Unsolide und schwach – Energy Sachsen beim Bundesvision Song Contest

Hörerverarsche de luxe - was anderes fällt uns nicht mehr ein zur Beteiligung von Energy Sachsen am Bundesvision Song Contest. Der war am gestrigen Abend (28.9.2012) auf ProSieben zu sehen. Dort treten Bands und Musiker aus allen 16 Bundesländern gegeneinander an.

Für Sachsen ging die Frauenband Laing ins Rennen (Zitat von energy.de: "Laing, die süße Mädels-Truppe aus Sachsen") - und schnitt mit dem zweiten Platz ziemlich gut ab. Der Titel und die Band sollen hier gar nicht kritisiert werden, unterschieden sie sich zumindest angenehm von den übrigen Musikdarbietungen (vermutlich unfreiwiller Nebeneffekt: Die Zeile: "Morgens immer müde, abends immer schwach" könnte zum Quoten-Claim von Energy Sachsen werden).

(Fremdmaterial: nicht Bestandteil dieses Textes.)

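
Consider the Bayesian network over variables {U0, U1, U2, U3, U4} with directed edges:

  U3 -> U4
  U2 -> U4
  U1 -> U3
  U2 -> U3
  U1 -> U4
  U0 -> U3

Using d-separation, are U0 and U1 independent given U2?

Yes

3 paths connect U0 and U1; each must be blocked for d-separation to hold:
Path 1: U0 → U3 → U4 ← U1
  U4 is a collider here and neither U4 nor any of its descendants is conditioned on, so the collider stays closed — the path is blocked at U4.
Path 2: U0 → U3 ← U2 → U4 ← U1
  U3 is a collider here and neither U3 nor any of its descendants is conditioned on, so the collider stays closed — the path is blocked at U3.
Path 3: U0 → U3 ← U1
  U3 is a collider here and neither U3 nor any of its descendants is conditioned on, so the collider stays closed — the path is blocked at U3.
Every path is blocked, so U0 and U1 are d-separated given {U2}.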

Alles in allem war das Abschneiden der Band Laing ein ziemlicher Erfolg für den Freistaat, mag man im ersten Moment denken. Dummerweise ist es aber eher eine Blamage - vor allem für den beteiligten Radiosender Energy Sachsen.

Keineswegs ein großes Geheimnis, aber sicher nicht jedem bekannt: Die Band Laing kommt gar nicht aus Sachsen (vgl. hier und hier). Da fragt man sich: Geht's noch? Gibt es in Sachsen wirklich keine Bands, die dort für den Freitstaat im bundesweiten Vergleich hätten antreten können? Steht es so schlecht um die Nachwuchsmusiker hier?

Für den Zuschauer bleibt der Eindruck: Man hat es offenbar nicht geschafft, Musiker aus Sachsen für diese "Show" zu finden. Lediglich die Tänzerin der Band ist in Dresden geboren, lebt aber gar nicht hier.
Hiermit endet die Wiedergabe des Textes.